@UpLateDoomScrolling
No the PFB comments are because the OP @Isitreallysohard seems to have no self awareness whatsoever outside of her own limited one child experience (limited because she has not yet parented a 7 year old, not because she has 1 child).
She has made so many assumptions:
The dad is home - ok but what if he is not able to look after the 7yo because he is doing other important tasks in their home? Maybe he is ill? Maybe he has the children on the other weekend day so this is his day "off"?
Then she describes the 7 year old as "domineering" and the reason why the younger one is shy. How rude!
She makes huge assumptions about what 7 year olds can do unsupervised - her reply to me was so mocking "oh so your 7 year old can't play unsupervised for an hour?". Assumptive, and rude again. Children don't develop on some sort of linear trajectory based on their age.
OP has one child and that is her decision. The other mother has 2 and that is her decision. If OP wants exclusive, 1-1 play dates where her child is the main character then this is the wrong family to choose.
She should stop judging the other mother and just choose people who fit her precious play date model.
If she really wanted this to work she could actually talk to the mother and maybe say something like "I'd like to take the 2 little ones to xxx - do you to think your younger one would be comfortable to be dropped off or taken to xxx place? I've made arrangements for the 2 little ones."

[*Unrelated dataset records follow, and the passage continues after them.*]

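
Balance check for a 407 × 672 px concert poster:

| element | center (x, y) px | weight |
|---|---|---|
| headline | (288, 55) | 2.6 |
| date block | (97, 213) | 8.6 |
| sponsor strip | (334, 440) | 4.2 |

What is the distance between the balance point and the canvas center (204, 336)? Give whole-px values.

Total weight = 2.6 + 8.6 + 4.2 = 15.4.
x: (2.6·288 + 8.6·97 + 4.2·334) / 15.4 = 2985.8 / 15.4 ≈ 193.88
y: (2.6·55 + 8.6·213 + 4.2·440) / 15.4 = 3822.8 / 15.4 ≈ 248.23
From (204, 336): dx = -10.12, dy = -87.77, so the distance is √(dx²+dy²) ≈ 88.35.

≈ 88 px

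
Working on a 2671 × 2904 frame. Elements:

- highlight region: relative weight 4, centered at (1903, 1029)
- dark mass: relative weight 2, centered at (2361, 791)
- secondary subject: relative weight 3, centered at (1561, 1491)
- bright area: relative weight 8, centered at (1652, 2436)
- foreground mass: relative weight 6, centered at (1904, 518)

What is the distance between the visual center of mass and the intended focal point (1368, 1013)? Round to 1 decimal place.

≈ 604.9

Weights sum to 4 + 2 + 3 + 8 + 6 = 23.
Σw·x = 4·1903 + 2·2361 + 3·1561 + 8·1652 + 6·1904 = 41657, so x̄ = 41657/23 ≈ 1811.17.
Σw·y = 4·1029 + 2·791 + 3·1491 + 8·2436 + 6·518 = 32767, so ȳ = 32767/23 ≈ 1424.65.
From (1368, 1013): dx = 443.17, dy = 411.65, so the distance is √(dx²+dy²) ≈ 604.86.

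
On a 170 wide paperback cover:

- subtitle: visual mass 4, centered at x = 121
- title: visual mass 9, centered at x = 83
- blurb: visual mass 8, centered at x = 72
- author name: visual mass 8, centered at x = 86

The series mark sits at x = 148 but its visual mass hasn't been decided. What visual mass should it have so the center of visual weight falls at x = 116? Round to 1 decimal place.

Known weights sum to 4 + 9 + 8 + 8 = 29; their moment is 4·121 + 9·83 + 8·72 + 8·86 = 2495.
Balance at x = 116 requires (2495 + w·148) / (29 + w) = 116.
So w = (116·29 − 2495)/(148 − 116) = 869/32 ≈ 27.16.

w ≈ 27.2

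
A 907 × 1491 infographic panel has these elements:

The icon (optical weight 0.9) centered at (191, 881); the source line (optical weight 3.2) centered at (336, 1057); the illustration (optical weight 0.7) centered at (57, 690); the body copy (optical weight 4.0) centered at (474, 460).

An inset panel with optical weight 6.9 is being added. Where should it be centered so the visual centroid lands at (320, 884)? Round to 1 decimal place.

With the inset panel, Σw becomes 0.9 + 3.2 + 0.7 + 4.0 + 6.9 = 15.7.
x: target moment 15.7×320 = 5024.0; current 0.9·191 + 3.2·336 + 0.7·57 + 4.0·474 = 3183.0; the inset panel supplies 1841.0, so x = 1841.0/6.9 ≈ 266.81.
y: target moment 15.7×884 = 13878.8; current 0.9·881 + 3.2·1057 + 0.7·690 + 4.0·460 = 6498.3; the inset panel supplies 7380.5, so y = 7380.5/6.9 ≈ 1069.64.

(266.8, 1069.6)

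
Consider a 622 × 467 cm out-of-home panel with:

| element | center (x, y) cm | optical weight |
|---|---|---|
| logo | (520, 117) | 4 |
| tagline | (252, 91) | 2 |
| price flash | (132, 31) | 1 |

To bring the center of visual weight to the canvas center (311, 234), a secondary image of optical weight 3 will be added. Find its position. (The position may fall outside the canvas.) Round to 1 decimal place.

After adding the secondary image, total weight = 4 + 2 + 1 + 3 = 10.
x: target moment 10×311 = 3110; current 4·520 + 2·252 + 1·132 = 2716; the secondary image supplies 394, so x = 394/3 ≈ 131.33.
y: target moment 10×234 = 2340; current 4·117 + 2·91 + 1·31 = 681; the secondary image supplies 1659, so y = 1659/3 ≈ 553.00.

(131.3, 553.0)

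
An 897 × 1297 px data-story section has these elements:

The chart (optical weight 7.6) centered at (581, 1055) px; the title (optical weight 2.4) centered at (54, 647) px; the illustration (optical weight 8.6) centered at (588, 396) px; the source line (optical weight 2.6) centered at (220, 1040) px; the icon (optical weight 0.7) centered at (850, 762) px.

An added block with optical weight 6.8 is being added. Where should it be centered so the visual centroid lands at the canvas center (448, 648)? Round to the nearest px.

New total weight: (7.6 + 2.4 + 8.6 + 2.6 + 0.7) + 6.8 = 28.7.
Along x: (10769.0 + 6.8·x) / 28.7 = 448 (existing moment 7.6·581 + 2.4·54 + 8.6·588 + 2.6·220 + 0.7·850 = 10769.0) ⇒ x = (12857.6 − 10769.0) / 6.8 ≈ 307.15.
Along y: (16213.8 + 6.8·y) / 28.7 = 648 (existing moment 7.6·1055 + 2.4·647 + 8.6·396 + 2.6·1040 + 0.7·762 = 16213.8) ⇒ y = (18597.6 − 16213.8) / 6.8 ≈ 350.56.

(307, 351)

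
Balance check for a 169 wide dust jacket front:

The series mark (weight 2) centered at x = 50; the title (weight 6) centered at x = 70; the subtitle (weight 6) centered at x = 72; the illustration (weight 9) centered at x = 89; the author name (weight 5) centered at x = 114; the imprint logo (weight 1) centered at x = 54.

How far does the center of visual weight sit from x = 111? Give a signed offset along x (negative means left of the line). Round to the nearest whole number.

Σw = 2 + 6 + 6 + 9 + 5 + 1 = 29.
x: moment 2377 / weight 29 ≈ 81.97
Against x = 111, that's 81.97 − 111 = -29.03.

≈ -29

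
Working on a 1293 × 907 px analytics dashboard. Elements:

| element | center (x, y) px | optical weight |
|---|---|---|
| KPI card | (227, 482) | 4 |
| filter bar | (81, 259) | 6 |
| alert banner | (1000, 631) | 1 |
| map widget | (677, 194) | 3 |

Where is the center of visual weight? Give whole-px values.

Weights sum to 4 + 6 + 1 + 3 = 14.
x-moment: 4·227 + 6·81 + 1·1000 + 3·677 = 4425; centroid 4425/14 ≈ 316.07.
y-moment: 4·482 + 6·259 + 1·631 + 3·194 = 4695; centroid 4695/14 ≈ 335.36.

(316, 335)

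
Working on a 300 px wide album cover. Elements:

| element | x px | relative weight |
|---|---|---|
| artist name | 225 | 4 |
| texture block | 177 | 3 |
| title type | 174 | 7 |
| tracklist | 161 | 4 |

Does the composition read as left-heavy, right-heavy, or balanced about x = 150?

Total weight = 4 + 3 + 7 + 4 = 18.
x-moment: 4·225 + 3·177 + 7·174 + 4·161 = 3293; centroid 3293/18 ≈ 182.94.
182.9 vs midline 150 → right-heavy.

right-heavy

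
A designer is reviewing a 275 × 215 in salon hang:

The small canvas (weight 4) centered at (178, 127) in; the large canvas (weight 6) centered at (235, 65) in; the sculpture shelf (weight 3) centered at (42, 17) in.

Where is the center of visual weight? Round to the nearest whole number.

Total weight = 4 + 6 + 3 = 13.
Σw·x = 4·178 + 6·235 + 3·42 = 2248, so x̄ = 2248/13 ≈ 172.92.
Σw·y = 4·127 + 6·65 + 3·17 = 949, so ȳ = 949/13 ≈ 73.00.

(173, 73)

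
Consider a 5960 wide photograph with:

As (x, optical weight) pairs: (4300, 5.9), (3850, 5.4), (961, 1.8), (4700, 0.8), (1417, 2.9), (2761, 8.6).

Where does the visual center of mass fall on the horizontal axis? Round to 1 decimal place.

Weights sum to 5.9 + 5.4 + 1.8 + 0.8 + 2.9 + 8.6 = 25.4.
Σw·x = 5.9·4300 + 5.4·3850 + 1.8·961 + 0.8·4700 + 2.9·1417 + 8.6·2761 = 79503.7, so x̄ = 79503.7/25.4 ≈ 3130.07.

x ≈ 3130.1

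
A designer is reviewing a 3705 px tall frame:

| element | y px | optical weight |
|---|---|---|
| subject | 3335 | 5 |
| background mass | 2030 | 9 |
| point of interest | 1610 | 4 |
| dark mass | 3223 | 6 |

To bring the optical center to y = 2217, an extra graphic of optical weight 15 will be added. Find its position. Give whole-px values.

New total weight: (5 + 9 + 4 + 6) + 15 = 39.
y: need Σw·y = 39·2217 = 86463. Existing = 5·3335 + 9·2030 + 4·1610 + 6·3223 = 60723. Remainder 25740 / 15 ≈ 1716.00.

y ≈ 1716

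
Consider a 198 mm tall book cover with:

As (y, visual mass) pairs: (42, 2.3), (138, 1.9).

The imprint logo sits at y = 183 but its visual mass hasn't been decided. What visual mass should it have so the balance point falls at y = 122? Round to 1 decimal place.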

Also can I just say these kids are under 4! The expectations are mad.
Personally, I wouldn't drop and run a shy under 4. Ergo I have to tag along. Ergo I can't put my older one in a bin on the way. This is obvious surely.
Way too much intensity around the perfect playdate and horrible judgements made from someone with limited information and/or experience of the juggling and of how older children present.
@Isitreallysohard - your DC will be 7 too one day you know.